Nach meiner Auffassung – hier widerspreche ich der Bibel – hat Lebenssattheit nichts mit dem erreichten Alter zu tun. Der evangelische Bibelwissenschaftler und Alttestamentler Gerhard von Rad bleibt abstrakter: „Es gibt ein innerliches Damit-zu-Ende-kommen, einen Zustand der Sättigung, einen Punkt, an dem das von Gott Zugemessene ausgeschöpft ist.“ Oder, um es weniger sakral zu formulieren: Ein Mensch, der lebenssatt ist, ist nach einem womöglich erfüllten, jedenfalls ausgereiften Leben bereit, es loszulassen – im Zweifel auch, indem er es vorzeitig beendet.

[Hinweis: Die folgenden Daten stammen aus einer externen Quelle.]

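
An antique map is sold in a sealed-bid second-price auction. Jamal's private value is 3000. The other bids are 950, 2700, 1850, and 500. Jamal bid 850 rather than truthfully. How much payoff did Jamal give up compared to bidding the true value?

300

The highest competing bid is 2700.
Bidding truthfully at 3000: Jamal has the top bid, wins, and pays the second-highest bid 2700. Payoff = 3000 − 2700 = 300.
Bidding 850: the top bid is 2700 (a rival), so Jamal loses. Payoff = 0.
Regret = truthful payoff − actual payoff = 300 − 0 = 300.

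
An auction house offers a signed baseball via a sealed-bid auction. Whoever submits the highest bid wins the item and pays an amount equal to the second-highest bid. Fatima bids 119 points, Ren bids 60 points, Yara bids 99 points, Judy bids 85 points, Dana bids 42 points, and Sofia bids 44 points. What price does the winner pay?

Ranking the bids: Fatima 119 points; Yara 99 points; Judy 85 points; Ren 60 points; Sofia 44 points; Dana 42 points.
Fatima has the highest bid, so Fatima wins.
The second-highest bid is 99 points, so that is what Fatima pays.

Price paid: 99 points.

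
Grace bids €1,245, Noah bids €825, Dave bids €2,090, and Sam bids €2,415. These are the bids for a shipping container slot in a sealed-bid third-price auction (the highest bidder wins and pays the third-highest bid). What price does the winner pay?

Bids in descending order: Sam €2,415, then Dave €2,090, then Grace €1,245, then Noah €825.
Sam is the highest bidder, so Sam wins.
Under the third-price rule, the price is the third-highest bid: €1,245.

The winner pays €1,245.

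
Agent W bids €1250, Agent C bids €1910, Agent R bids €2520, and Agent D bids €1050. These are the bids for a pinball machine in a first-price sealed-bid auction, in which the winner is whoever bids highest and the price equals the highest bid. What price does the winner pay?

Bids in descending order: Agent R €2520; Agent C €1910; Agent W €1250; Agent D €1050.
Agent R is the highest bidder, so Agent R wins.
Under the first-price rule, the price is the highest bid: €2520.

The winner pays €2520.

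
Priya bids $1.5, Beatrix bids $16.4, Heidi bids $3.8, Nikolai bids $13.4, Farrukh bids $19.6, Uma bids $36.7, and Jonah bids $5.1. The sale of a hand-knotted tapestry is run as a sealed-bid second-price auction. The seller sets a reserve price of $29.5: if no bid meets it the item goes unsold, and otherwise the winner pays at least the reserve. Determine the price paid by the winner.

Bids in descending order: Uma $36.7 > Farrukh $19.6 > Beatrix $16.4 > Nikolai $13.4 > Jonah $5.1 > Heidi $3.8 > Priya $1.5.
Uma has the highest bid, so Uma wins.
The second-highest bid is $19.6, but the reserve $29.5 is higher, so the price is the reserve.

The winner pays $29.5.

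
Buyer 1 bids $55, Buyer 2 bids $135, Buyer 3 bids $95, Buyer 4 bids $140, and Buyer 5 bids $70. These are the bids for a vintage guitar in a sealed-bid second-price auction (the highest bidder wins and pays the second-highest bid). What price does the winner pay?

Bids in descending order: Buyer 4 $140 > Buyer 2 $135 > Buyer 3 $95 > Buyer 5 $70 > Buyer 1 $55.
Buyer 4 is the highest bidder, so Buyer 4 wins.
Under the second-price rule, the price is the second-highest bid: $135.

The winner pays $135.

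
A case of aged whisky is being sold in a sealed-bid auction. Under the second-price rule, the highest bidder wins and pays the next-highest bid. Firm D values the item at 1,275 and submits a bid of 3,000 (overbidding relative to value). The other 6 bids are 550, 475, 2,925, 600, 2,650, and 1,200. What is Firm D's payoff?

-1,650

Highest competing bid: 2,925.
Firm D's bid 3,000 is the highest overall, so Firm D wins and pays the second-highest bid, 2,925.
Payoff = value − price = 1,275 − 2,925 = -1,650.
Overbidding won the item at a price above value — truthful bidding would have avoided this loss.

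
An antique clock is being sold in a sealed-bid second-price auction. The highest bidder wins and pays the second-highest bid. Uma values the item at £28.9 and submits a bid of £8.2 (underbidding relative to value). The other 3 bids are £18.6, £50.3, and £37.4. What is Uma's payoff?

Highest competing bid: £50.3.
Uma's bid £8.2 is not the highest, so Uma loses, pays nothing, and earns zero payoff.

£0.0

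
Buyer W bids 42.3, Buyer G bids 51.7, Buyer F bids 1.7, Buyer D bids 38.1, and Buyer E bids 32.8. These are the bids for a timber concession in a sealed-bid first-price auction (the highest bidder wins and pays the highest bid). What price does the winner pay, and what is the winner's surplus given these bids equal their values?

Price 51.7; surplus 0.0.

Ordered from highest: Buyer G 51.7, then Buyer W 42.3, then Buyer D 38.1, then Buyer E 32.8, then Buyer F 1.7.
Buyer G is the highest bidder, so Buyer G wins.
Under the first-price rule, the price is the highest bid: 51.7.
Surplus = 51.7 − 51.7 = 0.0.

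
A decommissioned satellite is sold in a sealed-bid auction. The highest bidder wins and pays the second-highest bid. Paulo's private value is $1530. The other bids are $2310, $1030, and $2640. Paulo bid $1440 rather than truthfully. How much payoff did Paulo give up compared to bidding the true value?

Regret: $0.

The highest competing bid is $2640.
Bidding truthfully at $1530: the top bid is $2640 (a rival), so Paulo loses. Payoff = $0.
Bidding $1440: the top bid is $2640 (a rival), so Paulo loses. Payoff = $0.
Regret = truthful payoff − actual payoff = $0 − $0 = $0.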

Faktisch ist das dann Selbstmord. Doch darin schwingt der Vorwurf mit, die Schuld – ganz so, als begehe, wer selbstbestimmt vor seiner Zeit abtrete, eine Straftat. Mir hat mal jemand vorgehalten, bei einem Suizid handle es sich um einen „Akt des Terrors – verübt, gegen alle Menschen, die Sie jemals geliebt haben“.
Gewiss, gerade diese sind es, die es am meisten schmerzt. Sie leiden unter dieser persönlichen Entscheidung in einer Art, die mit Worten nicht zu fassen ist. Warum also sollte, warum wollte, wie könnte ein Mensch ausgerechnet seinen Liebsten so etwas Grausames antun?